Сам Леонтьев рассказывает о религиозном кризисе своем «в следующих словах:[1159]
„в основе всего лежала, с одной стороны, философская ненависть к формам и духу новейшей европейской жизни (Петербург, литературная пошлость, железные дороги, пиджаки и цилиндры, рационализм и т. п.), а, с другой стороны. — эстетическая и детская приверженность к внешним формам Православия; прибавьте к этому случайность опаснейшей и неожиданной болезни“. В Леонтьеве во время болезни вспыхнула „личная вера“ в Бога, в заступничество Божией Матери, к Которой он обратился с горячей молитвой. Через два часа он был уже здоров, а на третий день уже был на Афоне, где хотел постричься в монахи.

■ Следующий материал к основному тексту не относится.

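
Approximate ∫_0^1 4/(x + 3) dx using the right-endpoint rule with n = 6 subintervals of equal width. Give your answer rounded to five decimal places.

1.12340

Δx = (1 − 0)/6 = 1/6.
Right endpoints: 1/6, 1/3, 0.5, 2/3, 5/6, 1.
f(1/6) = 24/19, f(1/3) = 1.2, f(0.5) = 8/7, f(2/3) = 12/11, f(5/6) = 24/23, f(1) = 1.
Sum = Δx · [f(1/6) + f(1/3) + f(0.5) + ...].
Sum ≈ 1.12340.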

Страх смерти вызвал наружу дремавшую в нем веру: „я смирился, — пишет он, — и понял сразу высшую телеологию случайности.Физический страх прошел, а духовный остался, с тех пор я от веры и страха Господня отказаться уже не могу“. Этот „страх Господень“ был не чем иным, как возвратом к морали, к морали уже мистической, всецело и до конца определяемой религиозным пониманием жизни. Однако, это торжество религиозного начала с самого начала было связано с подозрительным
отношением к современной культуре. Любопытны слова Леонтьева по этому поводу: „после страстного обращения моего к личному Православию моя личная вера почему-то вдруг закончила мое политическое и художественное воспитание. Это и до сих пор удивляет меня и остается для меня таинственным и непонятным“. Это был настоящий кризис в религиозном сознании, возврат к подлинной вере в Бога, возврат к морали мистической и решительный разрыв с системой секулярной культуры.Теперь, имея в виду этот религиозный перелом, нам легче будет понять идейную диалектику Леонтьева.